Com o feedback de Margiela e o apoio de muitos de seus colaboradores e colegas, Debo lançou um olhar crítico para o trabalho anterior do designer, encontrando novas linhas gerais e conclusões. A exposição MoMu destaca a interação entre os designs de Margiela na Maison Martin Margiela e na Hermès, uma relação que Debo chama de 'duas interpretações de um DNA criativo'. “À primeira vista, esses dois mundos - Maison Martin Margiela e Hermès - parecem completamente diferentes, mas se você olhar mais de perto, muitas ideias voltam: suas obsessões, suas paixões por alfaiataria, por moda masculina”, explica ela. O programa explora essa relação visualmente, justapondo uma seção laranja Hermès com uma branca Margiela; fazer comparações entre as silhuetas de ambas as casas e entre as mulheres que desfilaram nos desfiles de cada marca; e exibindo as roupas arquetípicas que Margiela adorava retrabalhar, incluindo a camisa branca, o sobretudo e o paletó de smoking. “Eu queria dar às pessoas a chave para entender as duas casas”, diz Debo. Para ajudar, ela também produziu vídeos curtos de ex-modelos da Hermès, agora na casa dos 40, 50 e 60 anos, usando as criações de Margiela. “Martin chama esses filmes de le gestuel, porque para ele, ele é realmente um grande observador”, acrescenta ela.

A exposição consolida a Hermès de Margiela como a precursora de muitos dos maiores movimentos da moda da atualidade, da slow fashion ao luxo discreto e à noção de guarda-roupa. Cada uma das coleções Hermès de Margiela começou de onde parou, não mudando drasticamente em tema ou tendência como acontecia no final dos anos 90. Havia também a simplicidade e inovação das vestimentas, incomparáveis ​​na época pela ênfase no conforto. O designer evitou dardos visíveis e usou apenas costuras ocultas, muitas vezes forrando suas peças com o mesmo tecido do exterior, tudo em nome do respeito às formas das mulheres de corpos diversos que vestia. Um exemplo importante disso é o varejuse, um suéter em V largo que se tornou um item básico de suas coleções para a casa. “Parece muito simples, mas Martin explicou que foi realmente difícil acertar o decote em V porque é tão profundo que tende a ficar aberto no busto, então se você tem um peito maior, ele se abre”, explica Debo. “Na verdade, foi um trabalho de milímetros para acertar.”

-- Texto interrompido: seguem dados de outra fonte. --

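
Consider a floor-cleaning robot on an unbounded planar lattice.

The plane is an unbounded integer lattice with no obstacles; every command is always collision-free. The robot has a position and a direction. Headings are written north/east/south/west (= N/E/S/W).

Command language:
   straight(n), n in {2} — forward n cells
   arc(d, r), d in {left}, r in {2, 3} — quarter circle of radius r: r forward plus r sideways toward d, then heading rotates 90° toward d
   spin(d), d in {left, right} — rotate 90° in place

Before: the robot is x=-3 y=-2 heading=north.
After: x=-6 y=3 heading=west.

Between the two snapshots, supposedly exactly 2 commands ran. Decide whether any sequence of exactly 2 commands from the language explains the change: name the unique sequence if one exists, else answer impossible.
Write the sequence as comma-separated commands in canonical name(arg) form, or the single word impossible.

straight(2), arc(left, 3)

key: running arc(left, 3) before straight(2) would end elsewhere — order is forced
t0: x=-3 y=-2 heading=north
t=1 straight(2) ⇒ x=-3 y=0 heading=north
t=2 arc(left, 3) ⇒ x=-6 y=3 heading=west
no other 2-command option fits: unique.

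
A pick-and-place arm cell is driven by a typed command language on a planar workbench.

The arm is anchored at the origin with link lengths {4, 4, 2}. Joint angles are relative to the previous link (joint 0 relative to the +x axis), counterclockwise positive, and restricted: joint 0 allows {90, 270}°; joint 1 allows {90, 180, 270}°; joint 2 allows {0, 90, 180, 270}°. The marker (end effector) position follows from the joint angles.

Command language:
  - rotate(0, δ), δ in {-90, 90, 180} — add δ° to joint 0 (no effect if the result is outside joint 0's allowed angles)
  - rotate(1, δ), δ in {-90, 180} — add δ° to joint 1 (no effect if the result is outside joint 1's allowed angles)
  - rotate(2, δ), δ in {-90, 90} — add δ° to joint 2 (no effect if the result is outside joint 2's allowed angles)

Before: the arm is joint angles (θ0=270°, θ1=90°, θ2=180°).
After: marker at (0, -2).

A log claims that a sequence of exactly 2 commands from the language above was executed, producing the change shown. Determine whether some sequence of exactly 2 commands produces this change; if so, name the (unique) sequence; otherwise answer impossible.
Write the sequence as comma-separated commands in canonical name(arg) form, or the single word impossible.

rotate(1, 180), rotate(1, -90)

key: running rotate(1, -90) before rotate(1, 180) would end elsewhere — order is forced
from: joint angles (θ0=270°, θ1=90°, θ2=180°)
1. rotate(1, 180) → joint angles (θ0=270°, θ1=270°, θ2=180°)
2. rotate(1, -90) → joint angles (θ0=270°, θ1=180°, θ2=180°)
no rival 2-sequence matches.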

Ela continua: “As roupas talvez não pareçam, à primeira vista, muito espetaculares, mas como são concebidas, como são produzidas, isso é espetacular. É espetacular usá-los. Mostrar roupas como essas em um desfile de moda é muito difícil porque você não pode comunicar o quão requintados são os tecidos, você não pode mostrar o interior das roupas, não pode mostrar o acabamento. Você não pode explicar todas as inovações que ele introduziu em materiais e técnicas. É por isso que eu queria fazer a exposição, para dar às coleções uma segunda chance e realmente mostrar como elas eram brilhantes e como eram ricas em ideias, porque acho que muitas pessoas sentiram falta da riqueza de ideias. Eles não compreenderam todas as ideias e conceitos. ”

Não se pode deixar de esperar que revisitar seu trabalho neste contexto - e ver as inúmeras maneiras como isso está influenciando a moda contemporânea - possa inspirar Margiela a voltar para o ateliê. Ele vai voltar? 'Isso é algo que você deveria perguntar a ele!' diz Debo, rindo. “Pessoalmente, acho que não, porque ele realmente não é mais ativo na moda. Eu tenho dito a ele o tempo todo: 'As pessoas sentem sua falta'. Claro, ele ouve e lê coisas, mas, infelizmente, teremos que [manter seus projetos vivos] com sua herança ”. Ela acrescenta incisivamente: “Não podemos voltar aos anos 90. Não é nostalgia, porque o mundo mudou. A moda tem uma memória muito curta e às vezes isso é muito problemático. Como um museu, podemos devolver a memória da moda. ”

“Margiela: The Hermès Years” estará em exibição no ModeMuseum Provincie Antwerpen de 31 de março a 27 de agosto.